# Cannondale CAAD 12 60cm



## Wooger (11 Jan 2022)

I’ve long admired this frame but they’re thin on the ground in the used market in this size. 

Anyone have one they want to part with?


----------



## Cycleops (11 Jan 2022)

Plenty on the EvilBay but only one in 60cm, a frame missing wheels, saddle, RD , pedals and chain. Everything else there. 2016 model. £150 starting price with one bid.

https://www.ebay.co.uk/itm/Cannonda...2349624.m46890.l49286&mkrid=710-127635-2958-0

In Birmingham for collecting but willing to post.

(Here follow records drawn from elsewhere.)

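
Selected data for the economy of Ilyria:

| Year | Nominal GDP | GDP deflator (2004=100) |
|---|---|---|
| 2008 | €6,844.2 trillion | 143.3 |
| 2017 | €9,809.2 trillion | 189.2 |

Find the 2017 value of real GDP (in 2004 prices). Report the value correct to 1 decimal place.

Real GDP = Nominal / (GDP deflator/100) = 9809.2 / 1.892 = 5184.57.

€5,184.6 trillion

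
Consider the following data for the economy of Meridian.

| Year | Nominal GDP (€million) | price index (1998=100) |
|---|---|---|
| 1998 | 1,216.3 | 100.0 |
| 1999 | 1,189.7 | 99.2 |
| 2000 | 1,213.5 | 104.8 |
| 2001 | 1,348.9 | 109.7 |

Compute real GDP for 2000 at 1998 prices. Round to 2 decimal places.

Real GDP 2000 = 1213.5 / 1.048 = 1157.92.

€1,157.92 million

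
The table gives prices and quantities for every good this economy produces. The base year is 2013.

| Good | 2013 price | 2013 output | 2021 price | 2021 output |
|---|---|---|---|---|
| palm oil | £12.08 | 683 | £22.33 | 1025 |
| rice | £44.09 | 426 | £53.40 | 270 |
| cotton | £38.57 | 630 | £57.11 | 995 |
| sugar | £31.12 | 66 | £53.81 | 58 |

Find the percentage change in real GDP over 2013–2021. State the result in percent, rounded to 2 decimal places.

20.76%

Real GDP 2013 = Nominal GDP 2013 = 12.08·683 + 44.09·426 + 38.57·630 + 31.12·66 = 53386.00.
Real GDP 2021 (at 2013 prices) = 12.08·1025 + 44.09·270 + 38.57·995 + 31.12·58 = 64468.41.
Real growth = 64468.41/53386.00 − 1 = 0.2076.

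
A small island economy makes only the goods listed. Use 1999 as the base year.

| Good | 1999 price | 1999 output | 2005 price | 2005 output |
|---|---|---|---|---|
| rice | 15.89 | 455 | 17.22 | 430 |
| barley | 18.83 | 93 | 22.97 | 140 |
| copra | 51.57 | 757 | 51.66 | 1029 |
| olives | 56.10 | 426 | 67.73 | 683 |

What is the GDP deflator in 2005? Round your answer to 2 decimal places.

Nominal GDP 2005 = 17.22·430 + 22.97·140 + 51.66·1029 + 67.73·683 = 110038.13.
Real GDP 2005 (at 1999 prices) = 15.89·430 + 18.83·140 + 51.57·1029 + 56.10·683 = 100850.73.
Deflator = Nominal/Real × 100 = 110038.13/100850.73 × 100 = 109.110.

109.11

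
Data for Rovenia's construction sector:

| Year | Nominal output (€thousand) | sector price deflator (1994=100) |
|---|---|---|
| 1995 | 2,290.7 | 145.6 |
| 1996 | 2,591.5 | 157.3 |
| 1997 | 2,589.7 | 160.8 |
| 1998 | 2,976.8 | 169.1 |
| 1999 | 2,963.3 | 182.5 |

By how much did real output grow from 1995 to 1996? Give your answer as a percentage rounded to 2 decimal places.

4.72%

Real output 1995 = 2290.7/1.456 = 1573.28.
Real output 1996 = 2591.5/1.573 = 1647.49.
Change = 1647.49/1573.28 − 1 = 0.0472.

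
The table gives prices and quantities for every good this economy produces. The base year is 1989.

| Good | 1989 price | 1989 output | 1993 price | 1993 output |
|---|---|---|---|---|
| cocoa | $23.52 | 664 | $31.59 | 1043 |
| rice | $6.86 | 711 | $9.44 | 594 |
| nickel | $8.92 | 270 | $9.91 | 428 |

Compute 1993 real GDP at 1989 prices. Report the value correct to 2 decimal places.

$32423.96

Real GDP 1993 = Σ (p_1989 × q_1993) = 23.52·1043 + 6.86·594 + 8.92·428 = 32423.96.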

Checking Gumtree there’s a nice on for £780 in central London. Ultegra group but rim brakes and XL.11 speed.


----------



## dan_bo (11 Jan 2022)

The 12 is indeed the finest iteration. I have two. 

In 56 mind.


----------



## Dag Hammar (11 Jan 2022)

If you are after a very large frame bike there is this Allez 61cm for sale in Colchester on FB Mktplace.
https://www.facebook.com/marketplace/item/949000699059549/?ref=saved&referral_code=null


----------



## Wooger (11 Jan 2022)

Cycleops said:


> Plenty on the EvilBay but only one in 60cm, a frame missing wheels, saddle, RD , pedals and chain. Everything else there. 2016 model. £150 starting price with one bid.
> 
> https://www.ebay.co.uk/itm/Cannonda...2349624.m46890.l49286&mkrid=710-127635-2958-0
> 
> ...


Sadly that one in London is mislabelled and is actually a 56. Ask me how I know!

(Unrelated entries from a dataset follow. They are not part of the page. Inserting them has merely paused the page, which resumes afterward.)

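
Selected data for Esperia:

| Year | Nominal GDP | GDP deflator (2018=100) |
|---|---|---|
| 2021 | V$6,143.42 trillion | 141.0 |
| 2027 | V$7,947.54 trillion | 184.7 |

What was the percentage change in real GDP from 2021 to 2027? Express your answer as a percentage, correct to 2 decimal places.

-1.24%

Real GDP 2021 = 6143.42 / 1.410 = 4357.04.
Real GDP 2027 = 7947.54 / 1.847 = 4302.95.
Real growth = 4302.95 / 4357.04 − 1 = -0.0124.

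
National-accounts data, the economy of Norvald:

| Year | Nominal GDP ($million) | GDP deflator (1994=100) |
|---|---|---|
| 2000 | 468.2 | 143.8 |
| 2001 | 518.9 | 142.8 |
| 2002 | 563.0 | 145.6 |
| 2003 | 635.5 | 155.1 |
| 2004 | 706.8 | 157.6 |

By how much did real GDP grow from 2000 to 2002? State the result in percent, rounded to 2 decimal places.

18.76%

Real GDP 2000 = 468.2/1.438 = 325.59.
Real GDP 2002 = 563.0/1.456 = 386.68.
Change = 386.68/325.59 − 1 = 0.1876.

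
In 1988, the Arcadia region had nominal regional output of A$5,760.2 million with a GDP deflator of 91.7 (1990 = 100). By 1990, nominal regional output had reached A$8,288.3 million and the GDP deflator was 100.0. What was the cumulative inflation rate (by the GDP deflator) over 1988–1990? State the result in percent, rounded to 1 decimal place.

Price-level change = 100.0 / 91.7 − 1 = 0.0905.

9.1%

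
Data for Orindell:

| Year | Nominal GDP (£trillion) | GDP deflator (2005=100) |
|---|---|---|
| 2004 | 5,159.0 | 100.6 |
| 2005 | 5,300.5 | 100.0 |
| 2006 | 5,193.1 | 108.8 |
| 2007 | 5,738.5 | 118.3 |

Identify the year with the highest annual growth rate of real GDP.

2005: real = 5300.5/1.000 = 5300.50; growth vs 2004 (5128.23) = 3.36%.
2006: real = 5193.1/1.088 = 4773.07; growth vs 2005 (5300.50) = -9.95%.
2007: real = 5738.5/1.183 = 4850.80; growth vs 2006 (4773.07) = 1.63%.

2005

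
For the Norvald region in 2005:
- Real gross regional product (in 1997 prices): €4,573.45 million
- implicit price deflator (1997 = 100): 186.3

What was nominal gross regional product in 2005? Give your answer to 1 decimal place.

Nominal gross regional product = Real × (implicit price deflator/100) = 4573.45 × 1.863 = 8520.34.

€8,520.3 million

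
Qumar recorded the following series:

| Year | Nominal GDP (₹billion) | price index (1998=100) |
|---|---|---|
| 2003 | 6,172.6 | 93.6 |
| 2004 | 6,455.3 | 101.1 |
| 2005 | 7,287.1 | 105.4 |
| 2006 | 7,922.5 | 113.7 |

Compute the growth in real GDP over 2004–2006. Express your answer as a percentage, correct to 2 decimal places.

9.13%

Real GDP 2004 = 6455.3/1.011 = 6385.06.
Real GDP 2006 = 7922.5/1.137 = 6967.90.
Change = 6967.90/6385.06 − 1 = 0.0913.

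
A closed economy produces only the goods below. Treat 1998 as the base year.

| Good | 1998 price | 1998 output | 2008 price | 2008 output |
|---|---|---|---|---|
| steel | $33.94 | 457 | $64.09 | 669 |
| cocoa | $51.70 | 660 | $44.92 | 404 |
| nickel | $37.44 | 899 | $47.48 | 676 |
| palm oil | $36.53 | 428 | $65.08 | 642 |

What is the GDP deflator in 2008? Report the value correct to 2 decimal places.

146.07

Nominal GDP 2008 = 64.09·669 + 44.92·404 + 47.48·676 + 65.08·642 = 134901.73.
Real GDP 2008 (at 1998 prices) = 33.94·669 + 51.70·404 + 37.44·676 + 36.53·642 = 92354.36.
Deflator = Nominal/Real × 100 = 134901.73/92354.36 × 100 = 146.070.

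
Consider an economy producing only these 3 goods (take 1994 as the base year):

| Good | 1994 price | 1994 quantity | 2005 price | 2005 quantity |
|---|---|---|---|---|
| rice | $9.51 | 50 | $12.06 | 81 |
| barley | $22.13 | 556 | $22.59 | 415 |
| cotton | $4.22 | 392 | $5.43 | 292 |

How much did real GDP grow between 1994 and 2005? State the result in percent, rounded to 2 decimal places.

-22.50%

Real GDP 1994 = Nominal GDP 1994 = 9.51·50 + 22.13·556 + 4.22·392 = 14434.02.
Real GDP 2005 (at 1994 prices) = 9.51·81 + 22.13·415 + 4.22·292 = 11186.50.
Real growth = 11186.50/14434.02 − 1 = -0.2250.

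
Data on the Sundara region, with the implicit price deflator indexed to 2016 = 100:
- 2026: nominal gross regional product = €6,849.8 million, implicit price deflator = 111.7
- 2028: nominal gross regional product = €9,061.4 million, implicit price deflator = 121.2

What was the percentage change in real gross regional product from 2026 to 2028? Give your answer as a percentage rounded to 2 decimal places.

Real gross regional product 2026 = 6849.8 / 1.117 = 6132.32.
Real gross regional product 2028 = 9061.4 / 1.212 = 7476.40.
Real growth = 7476.40 / 6132.32 − 1 = 0.2192.

21.92%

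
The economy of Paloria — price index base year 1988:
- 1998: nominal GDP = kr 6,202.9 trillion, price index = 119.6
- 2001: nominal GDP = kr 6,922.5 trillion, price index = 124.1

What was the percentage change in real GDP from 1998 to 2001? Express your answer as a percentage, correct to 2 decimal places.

7.55%

Real GDP 1998 = 6202.9 / 1.196 = 5186.37.
Real GDP 2001 = 6922.5 / 1.241 = 5578.16.
Real growth = 5578.16 / 5186.37 − 1 = 0.0755.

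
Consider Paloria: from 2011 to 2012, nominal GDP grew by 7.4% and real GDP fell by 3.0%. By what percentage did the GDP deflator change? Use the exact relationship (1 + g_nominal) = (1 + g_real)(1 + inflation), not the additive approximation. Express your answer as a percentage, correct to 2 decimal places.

10.72%

(1 + g_nom) = (1 + g_real)(1 + π), so π = 1.0740 / 0.9700 − 1 = 0.10722.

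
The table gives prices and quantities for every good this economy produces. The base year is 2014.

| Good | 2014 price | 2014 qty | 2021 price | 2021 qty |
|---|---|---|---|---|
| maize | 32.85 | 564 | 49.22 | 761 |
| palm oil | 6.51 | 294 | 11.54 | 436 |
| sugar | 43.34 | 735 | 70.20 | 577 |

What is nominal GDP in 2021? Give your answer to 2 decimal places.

82993.26

Nominal GDP 2021 = Σ (p_2021 × q_2021) = 49.22·761 + 11.54·436 + 70.20·577 = 82993.26.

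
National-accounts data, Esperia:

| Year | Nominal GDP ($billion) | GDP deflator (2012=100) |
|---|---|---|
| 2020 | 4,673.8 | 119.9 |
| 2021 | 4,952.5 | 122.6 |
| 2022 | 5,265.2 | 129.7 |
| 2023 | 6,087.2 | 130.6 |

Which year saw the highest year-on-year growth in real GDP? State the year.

2023

2021: real = 4952.5/1.226 = 4039.56; growth vs 2020 (3898.08) = 3.63%.
2022: real = 5265.2/1.297 = 4059.52; growth vs 2021 (4039.56) = 0.49%.
2023: real = 6087.2/1.306 = 4660.95; growth vs 2022 (4059.52) = 14.82%.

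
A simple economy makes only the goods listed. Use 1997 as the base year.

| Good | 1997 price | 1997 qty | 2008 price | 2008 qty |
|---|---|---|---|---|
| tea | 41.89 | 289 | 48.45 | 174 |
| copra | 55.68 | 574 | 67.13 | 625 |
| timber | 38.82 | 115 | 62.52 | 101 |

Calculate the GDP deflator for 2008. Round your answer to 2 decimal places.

123.24

Nominal GDP 2008 = 48.45·174 + 67.13·625 + 62.52·101 = 56701.07.
Real GDP 2008 (at 1997 prices) = 41.89·174 + 55.68·625 + 38.82·101 = 46009.68.
Deflator = Nominal/Real × 100 = 56701.07/46009.68 × 100 = 123.237.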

I prefer a complete bike to a bare frame; and prefer rim to disc I think. 

Bizarrely it seems easier to find a supersix evo used in my size just now than either a CAAD 13 or 10.


----------



## neil_merseyside (16 Jan 2022)

Any decent 60/61cm bike in Wirral/Cheshire area seem thin on the ground


----------



## Wooger (16 Jan 2022)

I feel like there must just be very few vaguely high end XL and larger size bikes sold full stop in the UK. 

And decent examples seem to sell fast, while sometimes overpriced ones with obvious problems (stem slammed & steerer tube cut on a bike that fits 6’3” + riders makes it useless to many). 

Oddly I’ve seen about 10x as many supersix evo 60cm bikes for sales than I have CAADs - tempting to go for one if a decent, sanely priced one less than 150 miles away comes up.


----------